Further, as shown in FIG. 6, a plurality of layers may be interposed between the support substrate 3 and the insulating portion 5. In FIG. 6, the acoustic multilayer film 15 may be included between the support substrate 3 and the piezoelectric film 7. As the piezoelectric film 7, if the Euler angles of the LT substrate are set to around (0.25.0), the sound velocity of the elastic wave generated becomes high. An acoustic multilayer film 15 is required to confine this high sound velocity elastic wave on the side of the piezoelectric film 7.

The acoustic multilayer film 15 is formed by alternately stacking a plurality of high acoustic impedance layers 15a and low acoustic impedance layers 15b. Examples of the high acoustic impedance layer 15a include tantalum oxide and hafnium oxide. Silicon oxide can be exemplified as the low acoustic impedance layer 15b. The low acoustic impedance layer 15b functions as the insulating portion 5.

In the case of such a configuration, since the high sound velocity elastic wave is not reflected to the side of the piezoelectric film 7 and leaked to the side of the support substrate 3, a low-loss SAW device can be obtained, and the polarization is reversed. Can be suppressed, so that high electrical characteristics can be realized.

In the above example, the case where the piezoelectric film 7 and the insulating portion 5 are directly bonded is described as an example, but a conductive layer having a thickness and conductivity within a range that does not affect the electrical characteristics is provided between the two. You may be. For example, it may be a conductive layer having a thickness of 5 nm or less. In this case, the potential can be stabilized and the effect of pyroelectricity can be reduced. Similarly, a metal element such as Fe, Ni, or Cu may be dispersed between the piezoelectric film 7 and the insulating portion 5. By interspersing the elements having conductivity, the potential can be stabilized on the second surface 7b of the piezoelectric film 7. The dispersion concentration may be less than the number of atoms of the piezoelectric film 7 exposed at the bonding interface, for example, 1/10 or less, more preferably 1/1000 or less. The specific concentration may be, for example, 10 ¹⁴ atoms / cm ² or less.
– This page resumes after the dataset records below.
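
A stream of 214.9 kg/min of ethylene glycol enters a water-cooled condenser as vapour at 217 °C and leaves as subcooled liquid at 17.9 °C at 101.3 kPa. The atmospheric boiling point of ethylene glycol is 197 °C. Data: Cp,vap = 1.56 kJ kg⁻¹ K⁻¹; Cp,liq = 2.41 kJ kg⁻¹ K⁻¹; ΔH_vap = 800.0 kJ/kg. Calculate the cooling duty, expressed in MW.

vapour 217→197 °C: -31.2 kJ/kg
condensation at 197 °C: -800 kJ/kg
liquid 197→17.9 °C: -431.63 kJ/kg
Δh = -31.2 + -800 + -431.63 = -1262.8 kJ/kg
Q = ṁ·Δh = 214.9 kg/min × -1262.8 kJ/kg = -271380 kJ/min
|Q| = 4523 kW = 4.523 MW

Q_c = 4.52 MW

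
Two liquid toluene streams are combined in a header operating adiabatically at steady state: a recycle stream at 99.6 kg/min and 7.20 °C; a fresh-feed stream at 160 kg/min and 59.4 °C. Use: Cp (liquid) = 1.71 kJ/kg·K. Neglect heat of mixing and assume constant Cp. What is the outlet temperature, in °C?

Adiabatic, steady state ⇒ Σ ṁᵢCp,ᵢ(T_out − Tᵢ) = 0
T_out = Σ ṁᵢCp,ᵢTᵢ / Σ ṁᵢCp,ᵢ
      = 17478 / 443.92 = 39.373 °C

T_out = 39.4 °C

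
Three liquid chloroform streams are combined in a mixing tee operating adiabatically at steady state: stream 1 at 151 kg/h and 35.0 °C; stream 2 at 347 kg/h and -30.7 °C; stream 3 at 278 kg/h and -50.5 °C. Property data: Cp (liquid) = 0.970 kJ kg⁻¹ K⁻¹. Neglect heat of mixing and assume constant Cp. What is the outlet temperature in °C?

Energy balance with Q = 0: Σ ṁᵢCp,ᵢ(T_out − Tᵢ) = 0
Σ ṁᵢCp,ᵢTᵢ = 151×0.970×35.0 + 347×0.970×-30.7 + 278×0.970×-50.5 = -18825
Σ ṁᵢCp,ᵢ = 151×0.970 + 347×0.970 + 278×0.970 = 752.72
T_out = -18825 / 752.72 = -25.009 °C

T_out = -25.0 °C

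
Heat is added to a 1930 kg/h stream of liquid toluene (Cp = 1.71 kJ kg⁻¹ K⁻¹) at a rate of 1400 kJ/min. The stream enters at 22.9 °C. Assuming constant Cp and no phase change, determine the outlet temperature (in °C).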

1: SAW device 3: Support substrate 5: Insulation part 7: Piezoelectric film 9: IDT electrode

Claims (9)

IDT electrodes with multiple electrode fingers and
It has a first surface and a second surface, and the IDT electrode is located on the first surface, and has a thickness less than the surface acoustic wave wavelength λ defined by twice the repetition interval of the plurality of electrode fingers. A piezoelectric film made of a piezoelectric crystal containing a dopant having a concentration of 10 ppm or more and 10000 ppm or less,
An elastic wave device including an insulating portion made of an insulating material that is directly or indirectly bonded to the second surface of the piezoelectric film. The elastic wave device according to claim 1, wherein the dopant is a transition metal element. The elastic wave device according to claim 1 or 2, wherein the dopant is Fe. The insulating portion is made of a material having a slower transverse sound velocity than the piezoelectric film.
The elastic wave device according to any one of claims 1 to 3, further comprising a support substrate directly or indirectly bonded to a surface of the insulating portion opposite to the side on which the piezoelectric film is located. The elastic wave device according to claim 4, wherein the support substrate is made of a material having a transverse sound velocity faster than that of the piezoelectric film. The elastic wave device according to any one of claims 1 to 5, wherein the insulating portion is silicon oxide. Claims 1 to 3 wherein an acoustic multilayer film formed by alternately laminating high acoustic impedance layers and low acoustic impedance layers is bonded to the lower surface of the piezoelectric film, and the low acoustic impedance layer is composed of the insulating portion. , 6. The elastic wave device according to any one of 6. The elastic wave device according to any one of claims 1 to 7, wherein the IDT electrode includes a dummy electrode. The elastic wave device according to any one of claims 1 to 6, further comprising a conductive layer between the piezoelectric film and the insulating portion.